Why Clinker Part 2 The Pox

I build wooden boats for pleasure. I cant find words to describe the pride I feel when I look at my last build. In some religions it would be a sin.
It would have cost less to buy a plastic canoe and Id have been on the water sooner. But I wanted to build a boat. So if Im doing this for pleasure what did I enjoy? Almost every aspect. I enjoyed choosing the plans, poring over the templates, cutting the moulds, ordering the wood, setting up the strongback, planking (now were building) and even sanding fair had its pleasures.
But then came the epoxy and fibreglass. The boat looks wooden, smelled wooden, has bits of wood you can actually touch but the wonderful scent of cedar and the sound of the plane and saw are buried in my memory by the hideousness that was the sheathing.
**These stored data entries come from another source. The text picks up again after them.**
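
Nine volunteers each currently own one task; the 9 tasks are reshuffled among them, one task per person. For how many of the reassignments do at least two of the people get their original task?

95887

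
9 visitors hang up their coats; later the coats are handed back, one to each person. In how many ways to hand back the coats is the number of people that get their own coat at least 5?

# with exactly i fixed is C(9,i)·!(9-i); sum over i=5..9:
  i=5: C(9,5)·!4 = 126·9 = 1134
  i=6: C(9,6)·!3 = 84·2 = 168
  i=7: C(9,7)·!2 = 36·1 = 36
  i=8: C(9,8)·!1 = 9·0 = 0
  i=9: C(9,9)·!0 = 1·1 = 1
Total = 1339.

1339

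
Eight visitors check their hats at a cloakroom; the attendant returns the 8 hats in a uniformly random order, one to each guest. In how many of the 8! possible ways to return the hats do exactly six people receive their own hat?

28

Pick the 6 fixed positions: C(8,6) = 28 ways.
The other 2 form a derangement: !2 = 1.
Total: 28 × 1 = 28.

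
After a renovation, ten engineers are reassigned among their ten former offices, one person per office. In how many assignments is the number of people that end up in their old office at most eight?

Sum C(10,i)·!(10-i) for i = 0..8:
  i=0: C(10,0)·!10 = 1·1334961 = 1334961
  i=1: C(10,1)·!9 = 10·133496 = 1334960
  i=2: C(10,2)·!8 = 45·14833 = 667485
  i=3: C(10,3)·!7 = 120·1854 = 222480
  i=4: C(10,4)·!6 = 210·265 = 55650
  i=5: C(10,5)·!5 = 252·44 = 11088
  i=6: C(10,6)·!4 = 210·9 = 1890
  i=7: C(10,7)·!3 = 120·2 = 240
  i=8: C(10,8)·!2 = 45·1 = 45
Total = 3628799.

3628799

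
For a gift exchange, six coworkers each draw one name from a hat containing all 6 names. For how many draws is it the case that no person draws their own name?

Use !n = n·!(n-1) + (-1)^n.
!6 = 6·44 + 1 = 265

265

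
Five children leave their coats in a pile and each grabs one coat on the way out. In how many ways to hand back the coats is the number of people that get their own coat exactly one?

Choose which one of the 5 is fixed: C(5,1) = 5.
The other 4 form a derangement: !4 = 9.
Total: 5 × 9 = 45.

45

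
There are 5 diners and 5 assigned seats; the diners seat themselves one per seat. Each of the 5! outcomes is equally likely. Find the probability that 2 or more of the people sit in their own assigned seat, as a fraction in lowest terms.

31/120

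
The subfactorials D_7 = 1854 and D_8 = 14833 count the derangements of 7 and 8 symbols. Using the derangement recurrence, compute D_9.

133496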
I spent more time wearing a mask (with a range of filters) than I did working wood.
The mess was astonishing. Im sure with practise I could get neater but Id rather practise something else.
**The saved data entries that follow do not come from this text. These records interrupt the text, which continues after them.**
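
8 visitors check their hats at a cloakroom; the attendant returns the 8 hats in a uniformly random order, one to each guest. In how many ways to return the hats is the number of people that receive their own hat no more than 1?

29665

Sum C(8,i)·!(8-i) for i = 0..1:
  i=0: C(8,0)·!8 = 1·14833 = 14833
  i=1: C(8,1)·!7 = 8·1854 = 14832
Total = 29665.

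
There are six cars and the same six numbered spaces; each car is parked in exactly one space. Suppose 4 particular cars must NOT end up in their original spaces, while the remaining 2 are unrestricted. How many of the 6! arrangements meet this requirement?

362

Let A_j be the event that the j-th constrained one is fixed. By inclusion-exclusion over the 4 events:
Σ_{j=0}^{4} (-1)^j C(4,j)(6-j)!
= C(4,0)·6! - C(4,1)·5! + C(4,2)·4! - C(4,3)·3! + C(4,4)·2!
= 720 - 480 + 144 - 24 + 2
= 362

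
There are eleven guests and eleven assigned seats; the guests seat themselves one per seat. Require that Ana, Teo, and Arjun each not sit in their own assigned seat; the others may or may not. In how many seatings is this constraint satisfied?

30078720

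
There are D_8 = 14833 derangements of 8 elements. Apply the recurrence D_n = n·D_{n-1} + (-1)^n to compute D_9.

D_9 = 9·14833 - 1 = 133496.

133496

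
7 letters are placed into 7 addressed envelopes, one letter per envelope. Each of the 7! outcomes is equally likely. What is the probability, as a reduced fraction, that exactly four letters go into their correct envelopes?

Favorable outcomes: C(7,4)·!3 = 35·2 = 70.
Total outcomes: 7! = 5040.
Probability = 70/5040 = 1/72.

1/72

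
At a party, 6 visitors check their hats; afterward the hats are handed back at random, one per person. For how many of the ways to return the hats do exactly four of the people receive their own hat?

Pick the 4 fixed positions: C(6,4) = 15 ways.
The remaining 2 must be deranged: !2 = 1.
Total: 15 × 1 = 15.

15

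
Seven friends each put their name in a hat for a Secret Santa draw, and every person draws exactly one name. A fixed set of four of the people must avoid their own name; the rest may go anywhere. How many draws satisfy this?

2790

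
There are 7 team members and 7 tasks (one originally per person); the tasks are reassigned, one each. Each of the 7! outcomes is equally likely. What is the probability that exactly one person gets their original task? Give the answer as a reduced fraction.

Favorable outcomes: C(7,1)·!6 = 7·265 = 1855.
Total outcomes: 7! = 5040.
Probability = 1855/5040 = 53/144.

53/144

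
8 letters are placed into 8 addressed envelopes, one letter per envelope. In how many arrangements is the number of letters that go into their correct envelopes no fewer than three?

# with exactly i fixed is C(8,i)·!(8-i); sum over i=3..8:
  i=3: C(8,3)·!5 = 56·44 = 2464
  i=4: C(8,4)·!4 = 70·9 = 630
  i=5: C(8,5)·!3 = 56·2 = 112
  i=6: C(8,6)·!2 = 28·1 = 28
  i=7: C(8,7)·!1 = 8·0 = 0
  i=8: C(8,8)·!0 = 1·1 = 1
Total = 3235.

3235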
When I was 12 my Dad, brother and I built a small plywood sharpie using fibreglass tape and epoxy. Theres no doubt that it planted the seed of my obsession but I remember the construction as a carefully planned series of dangerous events. A spinning wheel of finger death to cut the sheets, a dangerous chemical reaction to put them back together. When we sat back to admire our construction it was with pride and some relief.
So if boatbuilding is to be a pleasure for me it must:

  • Be quiet (or at least not be full of the scream of power tools)
  • Generate as little dust as possible
  • Allow a conversation unimpeded by masks
  • Not be a danger to wildlife or small children
  • Be mostly about wood
That rules out stitch and glue, strip planking, cold moulding and glued lap/clinker.

That leaves clinker and carvel. Oddly they have more than just tradition in common. They are probably the hardest methods to learn.